Is there a characterization of hyperplane arrangement intersection posets? For a hyperplane arrangement $\mathcal{A}$ over a vector space $V$, we define its intersection poset, $L(\mathcal{A})$, as the set of all nonempty intersections of hyperplanes in $\mathcal{A}$ ordered by reverse inclusion. The empty intersection, $V$ itself, is the unique minimal element of $L(\mathcal{A})$.
It is known that $L(\mathcal{A})$ is a ranked meet-semilattice, and moreover, any interval $[x,y]$ in $L(\mathcal{A})$ is a geometric lattice. But these properties alone are not sufficient for some poset $P$ to be the intersection poset of a hyperplane arrangement. Consider the following poset:poset http://www.freeimagehosting.net/newuploads/b4quk.png
If this were the intersection poset of some arrangement, then $a$ would be parallel to $d$ and to $c$, $b$ would be parallel to $d$, and thus $b$ and $c$ would be parallel. But $b$ and $c$ have nonempty intersection, so this is nonsense.
Is there a known characterization of hyperplane arrangement intersection posets?

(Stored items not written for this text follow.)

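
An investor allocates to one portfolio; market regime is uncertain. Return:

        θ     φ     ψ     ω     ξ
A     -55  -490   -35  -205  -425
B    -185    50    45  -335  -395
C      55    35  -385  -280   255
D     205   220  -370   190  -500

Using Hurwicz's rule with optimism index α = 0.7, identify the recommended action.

A: 0.7·(-35) + 0.3·(-490) = -171.5
B: 0.7·50 + 0.3·(-395) = -83.5
C: 0.7·255 + 0.3·(-385) = 63
D: 0.7·220 + 0.3·(-500) = 4
Highest Hurwicz score = 63 → C.

C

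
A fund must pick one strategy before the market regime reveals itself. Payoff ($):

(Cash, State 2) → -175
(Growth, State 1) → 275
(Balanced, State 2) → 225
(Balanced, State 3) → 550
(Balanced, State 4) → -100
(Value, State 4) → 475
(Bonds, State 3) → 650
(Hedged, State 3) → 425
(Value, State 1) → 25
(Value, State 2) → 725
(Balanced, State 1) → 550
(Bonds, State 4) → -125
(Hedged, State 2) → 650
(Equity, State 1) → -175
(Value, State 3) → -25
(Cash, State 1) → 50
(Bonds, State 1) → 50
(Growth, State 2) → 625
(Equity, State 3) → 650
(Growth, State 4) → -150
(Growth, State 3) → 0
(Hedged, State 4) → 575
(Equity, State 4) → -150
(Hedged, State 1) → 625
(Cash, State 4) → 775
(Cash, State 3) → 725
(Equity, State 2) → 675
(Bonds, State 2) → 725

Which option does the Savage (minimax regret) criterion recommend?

Column bests: State 1=625, State 2=725, State 3=725, State 4=775.
Hedged regrets: 0, 75, 300, 200 → max 300
Bonds regrets: 575, 0, 75, 900 → max 900
Value regrets: 600, 0, 750, 300 → max 750
Cash regrets: 575, 900, 0, 0 → max 900
Growth regrets: 350, 100, 725, 925 → max 925
Balanced regrets: 75, 500, 175, 875 → max 875
Equity regrets: 800, 50, 75, 925 → max 925
Smallest max regret = 300 → Hedged.

Hedged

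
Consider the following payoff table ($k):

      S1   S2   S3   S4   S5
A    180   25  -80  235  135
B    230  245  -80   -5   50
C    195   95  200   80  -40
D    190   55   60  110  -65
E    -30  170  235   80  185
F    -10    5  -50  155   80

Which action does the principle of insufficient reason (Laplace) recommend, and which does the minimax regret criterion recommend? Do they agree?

laplace → E; minimax regret → C (disagree)

Row averages: A=99, B=88, C=106, D=70, E=128, F=36
Highest average = 128 → E.
Column bests: S1=230, S2=245, S3=235, S4=235, S5=185.
A regrets: 50, 220, 315, 0, 50 → max 315
B regrets: 0, 0, 315, 240, 135 → max 315
C regrets: 35, 150, 35, 155, 225 → max 225
D regrets: 40, 190, 175, 125, 250 → max 250
E regrets: 260, 75, 0, 155, 0 → max 260
F regrets: 240, 240, 285, 80, 105 → max 285
Smallest max regret = 225 → C.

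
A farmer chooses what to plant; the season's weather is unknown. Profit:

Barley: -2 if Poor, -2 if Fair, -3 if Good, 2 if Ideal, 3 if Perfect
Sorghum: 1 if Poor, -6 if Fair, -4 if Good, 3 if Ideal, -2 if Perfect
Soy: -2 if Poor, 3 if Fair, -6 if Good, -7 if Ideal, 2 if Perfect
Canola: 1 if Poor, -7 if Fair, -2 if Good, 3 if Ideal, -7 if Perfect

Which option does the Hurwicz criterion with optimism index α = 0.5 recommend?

Barley

Barley: 0.5·3 + 0.5·(-3) = 0
Sorghum: 0.5·3 + 0.5·(-6) = -1.5
Soy: 0.5·3 + 0.5·(-7) = -2
Canola: 0.5·3 + 0.5·(-7) = -2
Highest Hurwicz score = 0 → Barley.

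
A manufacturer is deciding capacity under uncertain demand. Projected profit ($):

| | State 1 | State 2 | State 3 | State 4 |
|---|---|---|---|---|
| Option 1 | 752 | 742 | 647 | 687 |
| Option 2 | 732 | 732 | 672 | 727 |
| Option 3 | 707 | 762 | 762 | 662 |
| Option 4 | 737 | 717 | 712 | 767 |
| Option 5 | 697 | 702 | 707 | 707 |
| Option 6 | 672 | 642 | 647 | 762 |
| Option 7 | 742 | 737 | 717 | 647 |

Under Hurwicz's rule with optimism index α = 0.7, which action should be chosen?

Option 1: 0.7·752 + 0.3·647 = 720.5
Option 2: 0.7·732 + 0.3·672 = 714
Option 3: 0.7·762 + 0.3·662 = 732
Option 4: 0.7·767 + 0.3·712 = 750.5
Option 5: 0.7·707 + 0.3·697 = 704
Option 6: 0.7·762 + 0.3·642 = 726
Option 7: 0.7·742 + 0.3·647 = 713.5
Highest Hurwicz score = 750.5 → Option 4.

Option 4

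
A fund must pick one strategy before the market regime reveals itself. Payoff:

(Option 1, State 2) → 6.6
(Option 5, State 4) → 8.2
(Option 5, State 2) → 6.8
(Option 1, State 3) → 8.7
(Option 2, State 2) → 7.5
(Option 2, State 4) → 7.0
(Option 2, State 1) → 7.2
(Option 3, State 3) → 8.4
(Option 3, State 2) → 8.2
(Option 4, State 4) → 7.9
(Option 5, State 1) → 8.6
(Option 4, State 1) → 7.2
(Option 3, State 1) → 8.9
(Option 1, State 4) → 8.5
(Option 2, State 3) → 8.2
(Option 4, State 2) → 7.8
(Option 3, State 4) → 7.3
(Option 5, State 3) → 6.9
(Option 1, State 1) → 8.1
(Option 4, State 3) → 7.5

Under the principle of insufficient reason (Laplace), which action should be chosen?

Row averages: Option 1=7.975, Option 2=7.475, Option 3=8.2, Option 4=7.6, Option 5=7.625
Highest average = 8.2 → Option 3.

Option 3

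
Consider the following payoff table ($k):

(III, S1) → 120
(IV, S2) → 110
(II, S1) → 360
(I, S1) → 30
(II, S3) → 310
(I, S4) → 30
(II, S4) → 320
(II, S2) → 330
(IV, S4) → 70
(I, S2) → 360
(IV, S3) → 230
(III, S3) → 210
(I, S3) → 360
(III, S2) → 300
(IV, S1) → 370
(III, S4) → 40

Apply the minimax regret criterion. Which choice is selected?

Column bests: S1=370, S2=360, S3=360, S4=320.
I regrets: 340, 0, 0, 290 → max 340
II regrets: 10, 30, 50, 0 → max 50
III regrets: 250, 60, 150, 280 → max 280
IV regrets: 0, 250, 130, 250 → max 250
Smallest max regret = 50 → II.

II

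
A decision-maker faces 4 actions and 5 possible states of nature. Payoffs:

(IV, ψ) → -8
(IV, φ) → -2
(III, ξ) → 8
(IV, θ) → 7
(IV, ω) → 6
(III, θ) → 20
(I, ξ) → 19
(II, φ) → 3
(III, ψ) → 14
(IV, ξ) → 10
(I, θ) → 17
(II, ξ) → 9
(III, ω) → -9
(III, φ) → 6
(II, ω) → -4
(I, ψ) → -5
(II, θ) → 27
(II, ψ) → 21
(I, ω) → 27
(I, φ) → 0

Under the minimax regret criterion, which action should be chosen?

I

Column bests: θ=27, φ=6, ψ=21, ω=27, ξ=19.
I regrets: 10, 6, 26, 0, 0 → max 26
II regrets: 0, 3, 0, 31, 10 → max 31
III regrets: 7, 0, 7, 36, 11 → max 36
IV regrets: 20, 8, 29, 21, 9 → max 29
Smallest max regret = 26 → I.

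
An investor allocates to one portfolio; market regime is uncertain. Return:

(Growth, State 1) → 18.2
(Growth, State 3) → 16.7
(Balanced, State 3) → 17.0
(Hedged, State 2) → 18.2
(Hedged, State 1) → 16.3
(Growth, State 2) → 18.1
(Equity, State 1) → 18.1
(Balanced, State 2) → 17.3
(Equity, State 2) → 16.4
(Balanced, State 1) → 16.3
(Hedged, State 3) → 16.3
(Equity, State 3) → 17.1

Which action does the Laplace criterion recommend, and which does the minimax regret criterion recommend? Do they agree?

laplace → Growth; minimax regret → Growth (agree)

Row averages: Hedged=254/15, Balanced=253/15, Equity=17.2, Growth=53/3
Highest average = 53/3 → Growth.
Column bests: State 1=18.2, State 2=18.2, State 3=17.1.
Hedged regrets: 1.9, 0.0, 0.8 → max 1.9
Balanced regrets: 1.9, 0.9, 0.1 → max 1.9
Equity regrets: 0.1, 1.8, 0.0 → max 1.8
Growth regrets: 0.0, 0.1, 0.4 → max 0.4
Smallest max regret = 0.4 → Growth.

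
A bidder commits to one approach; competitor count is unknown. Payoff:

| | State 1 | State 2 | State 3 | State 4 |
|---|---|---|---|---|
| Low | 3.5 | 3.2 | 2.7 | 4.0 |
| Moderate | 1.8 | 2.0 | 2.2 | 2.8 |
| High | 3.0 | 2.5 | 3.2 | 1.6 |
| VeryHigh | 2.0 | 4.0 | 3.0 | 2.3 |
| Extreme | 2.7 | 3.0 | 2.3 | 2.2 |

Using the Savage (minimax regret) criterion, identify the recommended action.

Low

Column bests: State 1=3.5, State 2=4.0, State 3=3.2, State 4=4.0.
Low regrets: 0.0, 0.8, 0.5, 0.0 → max 0.8
Moderate regrets: 1.7, 2.0, 1.0, 1.2 → max 2.0
High regrets: 0.5, 1.5, 0.0, 2.4 → max 2.4
VeryHigh regrets: 1.5, 0.0, 0.2, 1.7 → max 1.7
Extreme regrets: 0.8, 1.0, 0.9, 1.8 → max 1.8
Smallest max regret = 0.8 → Low.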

 A: Chapters 4 and 8 of Oriented Matroids
 By Anders Björner, Michel Las Vergnas, Bernd Sturmfels, Neil White, Gunter M. Ziegler 
reviews the big face lattice of oriented matroids, and when that is realizable as a hyperplane  arrangement. Chapter 4 is self contained and I think you can skip to chapter 8 from there 
(unfortunately no e-book available) 
A: The intersection poset of a (not necessarily central) hyperplane arrangement is a geometric semi-lattice, as defined by Bjorner and Wachs, who show that every such poset is isomorphic to the subposet of $x \not \geq a$ of a geometric lattice and an atom a. This corresponds geometrically to putting the arrangement into projective space, and adding the hyperplane at infinity, which corresponds to $a$. I haven't looked at the definition, but I suspect your example above is not a geometric semi-lattice; if it were it should be "realizable" by an arrangement of pseudo-hyperplanes, but your argument shows it cannot. 
Given a geometric semi-lattice, it is realizable by an arrangement of affine hyperplanes if and only if the associated geometric lattice is realizable by linear hyperplanes, which is equivalent to the matroid-realizability question as Richard points out above. For this you need to specify a field - some lattices are realizable over $\mathbb C$ or over a finite field, but not over $\mathbb R$. Oriented matroids and arrangements of pseudo-spheres are relevant only to realizability over $\mathbb R$.